Des prisons tristement célèbres, on peut citer, entre bien d’autres, la prison des femmes de Kanater en Egypte, celles de Berrouaghia ou de Serkadji en Algérie, de Borj Erroumi en Tunisie, de Tazmamart au Maroc (détruite), et plus près de nous le mouroir d’Abou Ghraib en Irak ; des bagnes mouroirs décrits par des rapports ou témoignages comme un enfer sur terre ; où finissait la liberté du prisonnier pour commencer, celle, absolue du tortionnaire pour déshumaniser « sa proie ».

Etat prédateur, la Syrie, transféra sous la bannière du régime baasiste, son savoir-faire en la matière vers d’autres régimes despotiques. Jusqu’ici, le fonctionnement interne des rouages de l’incarcération et de l’enfermement dans ce pays ont été décortiqués et dénoncés par des rapports élaborés par des organisations internationales de défense de droits de l’homme. Pour y voir plus clair dans ce fonctionnement, il manquait un, voire des récits à travers des cas précis, à l’instar de « Mémoires de la prison des femmes » de Nawal Saadaoui (le Serpent à plumes), ou « Tazmamart, cellule 10 » de Ahmed Merzouki (éditions Paris-Méditerranée) pour le Maroc.

Avec « La Coquille, prisonnier politique en Syrie » de Mustapha Khalifa (Sindbad-Actes Sud), c’est désormais chose faite. Le roman vient ainsi combler cette lacune. Sous la forme d’une chronique au quotidien, le narrateur note les faits et les gestes les plus saillants qu’il a vécus pendant les 13 années d’incarcération, ponctuées de torture et de déplacement.

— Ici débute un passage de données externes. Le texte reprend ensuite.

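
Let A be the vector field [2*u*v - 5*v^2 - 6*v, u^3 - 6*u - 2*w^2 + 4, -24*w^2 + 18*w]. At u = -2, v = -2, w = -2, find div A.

∂A₁/∂u = 2*v
∂A₂/∂v = 0
∂A₃/∂w = -48*w + 18
∇·A = 2*v - 48*w + 18
At (-2, -2, -2): 110.

110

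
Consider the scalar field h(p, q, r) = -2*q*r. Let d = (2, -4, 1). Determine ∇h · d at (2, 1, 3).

∂h/∂p = 0
∂h/∂q = -2*r
∂h/∂r = -2*q
∇h at (2, 1, 3) = (0, -6, -2)
∇h · d = (0)(2) + (-6)(-4) + (-2)(1) = 22

22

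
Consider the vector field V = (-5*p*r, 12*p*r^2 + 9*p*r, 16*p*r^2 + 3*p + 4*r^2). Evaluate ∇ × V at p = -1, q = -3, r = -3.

(-63, -142, 81)

(∇×V)₁ = ∂V₃/∂q − ∂V₂/∂r = -24*p*r - 9*p
(∇×V)₂ = ∂V₁/∂r − ∂V₃/∂p = -5*p - 16*r^2 - 3
(∇×V)₃ = ∂V₂/∂p − ∂V₁/∂q = 12*r^2 + 9*r
∇×V = (-24*p*r - 9*p, -5*p - 16*r^2 - 3, 12*r^2 + 9*r)
At (-1, -3, -3): (-63, -142, 81).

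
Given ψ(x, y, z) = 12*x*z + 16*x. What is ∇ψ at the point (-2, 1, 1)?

(28, 0, -24)

∂ψ/∂x = 12*z + 16
∂ψ/∂y = 0
∂ψ/∂z = 12*x
∇ψ = (12*z + 16, 0, 12*x)
At (-2, 1, 1): (28, 0, -24).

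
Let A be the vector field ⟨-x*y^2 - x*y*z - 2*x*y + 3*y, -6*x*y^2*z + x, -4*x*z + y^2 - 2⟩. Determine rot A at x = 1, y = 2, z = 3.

(28, 10, -65)

(∇×A)₁ = ∂A₃/∂y − ∂A₂/∂z = 6*x*y^2 + 2*y
(∇×A)₂ = ∂A₁/∂z − ∂A₃/∂x = -x*y + 4*z
(∇×A)₃ = ∂A₂/∂x − ∂A₁/∂y = 2*x*y + x*z + 2*x - 6*y^2*z - 2
∇×A = (6*x*y^2 + 2*y, -x*y + 4*z, 2*x*y + x*z + 2*x - 6*y^2*z - 2)
At (1, 2, 3): (28, 10, -65).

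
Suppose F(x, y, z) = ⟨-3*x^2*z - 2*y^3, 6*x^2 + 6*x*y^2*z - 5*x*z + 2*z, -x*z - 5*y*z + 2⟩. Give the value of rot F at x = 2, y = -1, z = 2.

(-14, -10, 32)

(∇×F)₁ = ∂F₃/∂y − ∂F₂/∂z = -6*x*y^2 + 5*x - 5*z - 2
(∇×F)₂ = ∂F₁/∂z − ∂F₃/∂x = -3*x^2 + z
(∇×F)₃ = ∂F₂/∂x − ∂F₁/∂y = 12*x + 6*y^2*z + 6*y^2 - 5*z
∇×F = (-6*x*y^2 + 5*x - 5*z - 2, -3*x^2 + z, 12*x + 6*y^2*z + 6*y^2 - 5*z)
At (2, -1, 2): (-14, -10, 32).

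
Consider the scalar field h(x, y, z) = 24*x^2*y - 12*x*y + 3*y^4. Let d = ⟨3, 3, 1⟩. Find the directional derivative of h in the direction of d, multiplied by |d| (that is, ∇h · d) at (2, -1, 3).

-72

∂h/∂x = 48*x*y - 12*y
∂h/∂y = 24*x^2 - 12*x + 12*y^3
∂h/∂z = 0
∇h at (2, -1, 3) = (-84, 60, 0)
∇h · d = (-84)(3) + (60)(3) + (0)(1) = -72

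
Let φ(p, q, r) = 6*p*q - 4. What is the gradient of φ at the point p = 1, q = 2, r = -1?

∂φ/∂p = 6*q
∂φ/∂q = 6*p
∂φ/∂r = 0
∇φ = (6*q, 6*p, 0)
At (1, 2, -1): (12, 6, 0).

(12, 6, 0)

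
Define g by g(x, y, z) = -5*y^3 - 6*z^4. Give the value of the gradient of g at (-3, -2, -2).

∂g/∂x = 0
∂g/∂y = -15*y^2
∂g/∂z = -24*z^3
∇g = (0, -15*y^2, -24*z^3)
At (-3, -2, -2): (0, -60, 192).

(0, -60, 192)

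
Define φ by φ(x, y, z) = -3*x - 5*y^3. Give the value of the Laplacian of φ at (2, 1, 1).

-30

∂²φ/∂x² = 0
∂²φ/∂y² = -30*y
∂²φ/∂z² = 0
∇²φ = -30*y
At (2, 1, 1): -30.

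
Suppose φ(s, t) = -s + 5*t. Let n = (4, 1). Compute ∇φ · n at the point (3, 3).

∂φ/∂s = -1
∂φ/∂t = 5
∇φ at (3, 3) = (-1, 5)
∇φ · n = (-1)(4) + (5)(1) = 1

1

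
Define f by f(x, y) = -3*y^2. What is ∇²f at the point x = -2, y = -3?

∂²f/∂x² = 0
∂²f/∂y² = -6
∇²f = -6
At (-2, -3): -6.

-6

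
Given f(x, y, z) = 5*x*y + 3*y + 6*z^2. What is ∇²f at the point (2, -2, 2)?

12

∂²f/∂x² = 0
∂²f/∂y² = 0
∂²f/∂z² = 12
∇²f = 12
At (2, -2, 2): 12.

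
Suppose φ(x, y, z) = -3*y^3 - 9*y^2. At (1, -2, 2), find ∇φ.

(0, 0, 0)

∂φ/∂x = 0
∂φ/∂y = -9*y^2 - 18*y
∂φ/∂z = 0
∇φ = (0, -9*y^2 - 18*y, 0)
At (1, -2, 2): (0, 0, 0).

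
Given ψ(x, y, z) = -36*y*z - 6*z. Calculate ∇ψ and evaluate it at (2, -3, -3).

(0, 108, 102)

∂ψ/∂x = 0
∂ψ/∂y = -36*z
∂ψ/∂z = -36*y - 6
∇ψ = (0, -36*z, -36*y - 6)
At (2, -3, -3): (0, 108, 102).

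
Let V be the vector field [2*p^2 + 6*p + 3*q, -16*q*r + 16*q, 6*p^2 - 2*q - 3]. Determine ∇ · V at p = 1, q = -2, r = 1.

∂V₁/∂p = 4*p + 6
∂V₂/∂q = -16*r + 16
∂V₃/∂r = 0
∇·V = 4*p - 16*r + 22
At (1, -2, 1): 10.

10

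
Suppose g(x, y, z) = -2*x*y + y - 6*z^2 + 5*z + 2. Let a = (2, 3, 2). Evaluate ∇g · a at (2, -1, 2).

-43

∂g/∂x = -2*y
∂g/∂y = -2*x + 1
∂g/∂z = -12*z + 5
∇g at (2, -1, 2) = (2, -3, -19)
∇g · a = (2)(2) + (-3)(3) + (-19)(2) = -43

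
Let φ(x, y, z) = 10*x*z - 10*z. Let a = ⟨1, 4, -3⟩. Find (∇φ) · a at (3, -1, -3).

-90

∂φ/∂x = 10*z
∂φ/∂y = 0
∂φ/∂z = 10*x - 10
∇φ at (3, -1, -3) = (-30, 0, 20)
∇φ · a = (-30)(1) + (0)(4) + (20)(-3) = -90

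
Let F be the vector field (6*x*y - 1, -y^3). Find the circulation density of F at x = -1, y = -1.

∂F₂/∂x = 0
∂F₁/∂y = 6*x
Scalar curl = -6*x
At (-1, -1): 6.

6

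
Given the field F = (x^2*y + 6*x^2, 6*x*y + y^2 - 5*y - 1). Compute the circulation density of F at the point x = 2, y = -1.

∂F₂/∂x = 6*y
∂F₁/∂y = x^2
Scalar curl = -x^2 + 6*y
At (2, -1): -10.

-10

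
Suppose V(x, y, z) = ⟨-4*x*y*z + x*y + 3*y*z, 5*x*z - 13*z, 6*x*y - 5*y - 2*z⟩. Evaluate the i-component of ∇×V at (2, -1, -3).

10

(∇×V)_1 = ∂V₃/∂y − ∂V₂/∂z
= 6*x - 5 − (5*x - 13)
= x + 8
At (2, -1, -3): 10.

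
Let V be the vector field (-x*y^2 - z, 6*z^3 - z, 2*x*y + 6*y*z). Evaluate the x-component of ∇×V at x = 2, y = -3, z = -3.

-175

(∇×V)_1 = ∂V₃/∂y − ∂V₂/∂z
= 2*x + 6*z − (18*z^2 - 1)
= 2*x - 18*z^2 + 6*z + 1
At (2, -3, -3): -175.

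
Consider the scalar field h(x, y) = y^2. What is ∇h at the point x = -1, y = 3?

(0, 6)

∂h/∂x = 0
∂h/∂y = 2*y
∇h = (0, 2*y)
At (-1, 3): (0, 6).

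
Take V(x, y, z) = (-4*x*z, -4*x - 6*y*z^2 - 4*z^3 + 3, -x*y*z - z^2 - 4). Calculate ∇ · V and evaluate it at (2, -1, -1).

2

∂V₁/∂x = -4*z
∂V₂/∂y = -6*z^2
∂V₃/∂z = -x*y - 2*z
∇·V = -x*y - 6*z^2 - 6*z
At (2, -1, -1): 2.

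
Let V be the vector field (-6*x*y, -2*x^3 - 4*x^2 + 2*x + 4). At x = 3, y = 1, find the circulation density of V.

∂V₂/∂x = -6*x^2 - 8*x + 2
∂V₁/∂y = -6*x
Scalar curl = -6*x^2 - 2*x + 2
At (3, 1): -58.

-58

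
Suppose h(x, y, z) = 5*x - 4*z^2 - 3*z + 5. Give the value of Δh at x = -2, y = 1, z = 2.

-8

∂²h/∂x² = 0
∂²h/∂y² = 0
∂²h/∂z² = -8
∇²h = -8
At (-2, 1, 2): -8.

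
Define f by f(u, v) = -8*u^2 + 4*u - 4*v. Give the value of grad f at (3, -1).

(-44, -4)

∂f/∂u = -16*u + 4
∂f/∂v = -4
∇f = (-16*u + 4, -4)
At (3, -1): (-44, -4).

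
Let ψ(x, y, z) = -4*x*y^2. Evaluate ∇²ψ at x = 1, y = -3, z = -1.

∂²ψ/∂x² = 0
∂²ψ/∂y² = -8*x
∂²ψ/∂z² = 0
∇²ψ = -8*x
At (1, -3, -1): -8.

-8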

Désillusion à la descente d’avion

L’histoire commence à l’aéroport d’Orly où le narrateur s’apprête à retourner définitivement au pays pour y réaliser ses rêves. Suzanne, sa compagne tente en vain, de l’en dissuader. « J’ai des ambitions. En France, je resterai un étranger, je travaillerai comme n’importe quel émigré auquel on daigne accorder quelques miettes. Je ne veux pas de ça. Dans mon pays, je suis dans mon droit... ».

Il déchanta vite. Dès sa descente d’avion à l’aéroport de Damas, il est conduit dans un endroit secret et atrocement torturé. C’étaient les années quatre vingt, la répression s’abattait tous azimuts sur les opposants du régime baassiste, notamment sur les frères musulmans. Dans une pièce infestée d’odeurs pestilentielles, le narrateur assiste en direct à une séance de torture ; une manière de lui donner un avant-goût de ce qui l’attendait. Le fait qu’il soit chrétien et athée, ne change en rien à son supplice : « Athée, qu’il dit ! Ouais… sauf qu’on est dans un Etat musulman ! “, lui fait remarquer le tortionnaire sur un ton moqueur, avant de redoubler de férocité.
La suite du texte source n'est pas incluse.